Street Dance
Fourteen-year-old Yubaraj works around the clock parking cars in Katmandu. For his family it's survival - for him, a kind of suicide by exhaust fumes.
By Kevin Sites, Wed May 17, 2:39 PM ET
KATMANDU, Nepal - This is Yubaraj Khakada's world: an endless dull parade of metal and fumes. Cars and motorcycles that must be shoehorned into parking spaces on the side of a garbage-filled street.
He works a stretch of concrete near the tourist section of Katmandu called Thamel, a maze of trinket and trekking shops, restaurants and bars, mostly catering to foreigners who have come to hike in Nepal.
Two years ago Yubaraj was in school in the eastern village of Bethan. But then his father died, although he won't say how.
A working man at age fourteen » View
The elders in his village said Yubaraj should leave Bethan to come here and work to support his mother, two sisters and brother.
"I'm the oldest," he says, smiling shyly.
So at the age of 12, he became a man, working 14-16 hour days, seven days a week, as a parking attendant.
He pads up and down the pavement in a graceful street dance that he has performed over and over in the last two years: waving drivers into impossibly tight spots, writing up tickets on slips of cardboard scraps, making change, putting a motorcycle rider's kickstand down with the flick of his foot, pulling another rider's bike out of a slot by the grab bar on the seat.
It is life-numbing work for a bright boy who would rather be in school.
"I wish I could be studying again," he says. "But what choice do I have?"
Instead, Yubaraj deals with the dangers of reckless drivers and drunken idiots who stumble out of bars and refuse to pay him, sometimes even slapping or punching him when he asks for what's due.
"Those are the times when I wish I could be gone from this place, " he says, ruefully.
Like a taxi driver, Yubaraj is an independent contractor.
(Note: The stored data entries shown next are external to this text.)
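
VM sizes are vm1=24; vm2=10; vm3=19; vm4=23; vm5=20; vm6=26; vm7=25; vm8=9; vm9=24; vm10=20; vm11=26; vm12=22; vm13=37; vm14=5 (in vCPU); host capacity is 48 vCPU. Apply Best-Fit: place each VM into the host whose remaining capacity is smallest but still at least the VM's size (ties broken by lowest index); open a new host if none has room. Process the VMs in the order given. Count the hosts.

Put vm1 (24 vCPU) in host 1; 24 vCPU remain.
Put vm2 (10 vCPU) in host 1; 14 vCPU remain.
Put vm3 (19 vCPU) in host 2; 29 vCPU remain.
Put vm4 (23 vCPU) in host 2; 6 vCPU remain.
Put vm5 (20 vCPU) in host 3; 28 vCPU remain.
Put vm6 (26 vCPU) in host 3; 2 vCPU remain.
Put vm7 (25 vCPU) in host 4; 23 vCPU remain.
Put vm8 (9 vCPU) in host 1; 5 vCPU remain.
Put vm9 (24 vCPU) in host 5; 24 vCPU remain.
Put vm10 (20 vCPU) in host 4; 3 vCPU remain.
Put vm11 (26 vCPU) in host 6; 22 vCPU remain.
Put vm12 (22 vCPU) in host 6; 0 vCPU remain.
Put vm13 (37 vCPU) in host 7; 11 vCPU remain.
Put vm14 (5 vCPU) in host 1; 0 vCPU remain.

7 hosts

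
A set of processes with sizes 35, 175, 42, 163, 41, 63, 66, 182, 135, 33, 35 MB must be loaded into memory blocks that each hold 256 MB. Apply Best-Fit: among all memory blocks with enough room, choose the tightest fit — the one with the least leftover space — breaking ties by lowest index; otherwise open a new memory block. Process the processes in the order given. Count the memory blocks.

5 memory blocks

Put 35 MB in memory block 1; 221 MB remain.
Put 175 MB in memory block 1; 46 MB remain.
Put 42 MB in memory block 1; 4 MB remain.
Put 163 MB in memory block 2; 93 MB remain.
Put 41 MB in memory block 2; 52 MB remain.
Put 63 MB in memory block 3; 193 MB remain.
Put 66 MB in memory block 3; 127 MB remain.
Put 182 MB in memory block 4; 74 MB remain.
Put 135 MB in memory block 5; 121 MB remain.
Put 33 MB in memory block 2; 19 MB remain.
Put 35 MB in memory block 4; 39 MB remain.
Final memory blocks: [35,175,42] [163,41,33] [63,66] [182,35] [135].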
He must pay the man who owns the space 820 rupees (about $12 U.S.) every day, regardless of how busy it is. Anything he makes after that is profit.
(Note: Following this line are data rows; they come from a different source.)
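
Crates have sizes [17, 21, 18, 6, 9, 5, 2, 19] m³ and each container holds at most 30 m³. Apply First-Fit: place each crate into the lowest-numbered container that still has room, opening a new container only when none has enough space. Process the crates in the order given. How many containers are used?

Put 17 m³ in container 1; 13 m³ remain.
Put 21 m³ in container 2; 9 m³ remain.
Put 18 m³ in container 3; 12 m³ remain.
Put 6 m³ in container 1; 7 m³ remain.
Put 9 m³ in container 2; 0 m³ remain.
Put 5 m³ in container 1; 2 m³ remain.
Put 2 m³ in container 1; 0 m³ remain.
Put 19 m³ in container 4; 11 m³ remain.
Final containers: [17,6,5,2] [21,9] [18] [19].

4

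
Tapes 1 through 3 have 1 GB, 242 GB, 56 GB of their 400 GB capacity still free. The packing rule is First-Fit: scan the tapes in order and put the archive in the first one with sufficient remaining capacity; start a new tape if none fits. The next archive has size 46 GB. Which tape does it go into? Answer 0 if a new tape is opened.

2

Tapes with room: tape 2 (242 GB), tape 3 (56 GB).
The first with room is tape 2.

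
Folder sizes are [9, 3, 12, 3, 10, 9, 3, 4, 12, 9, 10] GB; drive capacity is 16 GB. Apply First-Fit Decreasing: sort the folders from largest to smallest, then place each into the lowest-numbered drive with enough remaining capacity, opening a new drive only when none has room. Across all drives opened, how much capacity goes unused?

28

Sorted descending: 12, 12, 10, 10, 9, 9, 9, 4, 3, 3, 3.
Put 12 GB in drive 1; 4 GB remain.
Put 12 GB in drive 2; 4 GB remain.
Put 10 GB in drive 3; 6 GB remain.
Put 10 GB in drive 4; 6 GB remain.
Put 9 GB in drive 5; 7 GB remain.
Put 9 GB in drive 6; 7 GB remain.
Put 9 GB in drive 7; 7 GB remain.
Put 4 GB in drive 1; 0 GB remain.
Put 3 GB in drive 2; 1 GB remain.
Put 3 GB in drive 3; 3 GB remain.
Put 3 GB in drive 3; 0 GB remain.
7 drives × 16 GB = 112 GB; used 84 GB; unused 28 GB.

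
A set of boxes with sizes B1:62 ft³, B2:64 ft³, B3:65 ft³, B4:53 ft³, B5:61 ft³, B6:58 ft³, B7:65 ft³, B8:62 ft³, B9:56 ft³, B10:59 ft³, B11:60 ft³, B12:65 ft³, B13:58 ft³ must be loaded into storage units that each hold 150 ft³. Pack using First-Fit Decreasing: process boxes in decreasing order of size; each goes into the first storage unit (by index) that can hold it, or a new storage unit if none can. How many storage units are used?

Sorted descending: 65, 65, 65, 64, 62, 62, 61, 60, 59, 58, 58, 56, 53.
65 ft³ → storage unit 1 (remaining 85 ft³)
65 ft³ → storage unit 1 (remaining 20 ft³)
65 ft³ → storage unit 2 (remaining 85 ft³)
64 ft³ → storage unit 2 (remaining 21 ft³)
62 ft³ → storage unit 3 (remaining 88 ft³)
62 ft³ → storage unit 3 (remaining 26 ft³)
61 ft³ → storage unit 4 (remaining 89 ft³)
60 ft³ → storage unit 4 (remaining 29 ft³)
59 ft³ → storage unit 5 (remaining 91 ft³)
58 ft³ → storage unit 5 (remaining 33 ft³)
58 ft³ → storage unit 6 (remaining 92 ft³)
56 ft³ → storage unit 6 (remaining 36 ft³)
53 ft³ → storage unit 7 (remaining 97 ft³)

7 storage units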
Long days on the streets » View
"I start at 10 a.m. and I usually have to work until 10 p.m. to make the 820," he says. "Then I can start earning for myself."
Yubaraj says he makes about 2,500 rupees a month, about $33, but sends two-thirds of it back to his family. The rest he uses to pay for a small room in a hotel where he lives with a couple of older boys.
He washes his own clothes and usually eats two meals a day of rice, beans and curry at the hotel.
"At first, I used to get lonely," he says, "but now I'm used to it."
Yubaraj says he goes home only once a year, during a period of festivals and celebrations in Nepal. He says he doesn't really have any friends in Katmandu and he just shakes his head when I ask him if he ever gets a chance to just play or relax.
Yubaraj Khakada
"I don't even think about that," he says. "How can I?"
Yubaraj says he worries that he could lose his job, because Nepali law forbids children from working before they turn 16. But it's a law that most everyone knows is widely ignored here.
As tough as his life is, Yubaraj knows he's better off than some others. At night on the block he works, the street children begin to come out in packs. Filthy and in rags, they beg from those going into Thamel for dinner or drinks.
Yubaraj looks at them and is thankful for the ongoing line of headlights waiting to park — the thing that keep him perhaps a few steps ahead of a different fate.
"I do want to go back to school," he says.
But as the head of his household with the responsibility of supporting his family, he's just not exactly sure how, or when. For now his street dance must continue.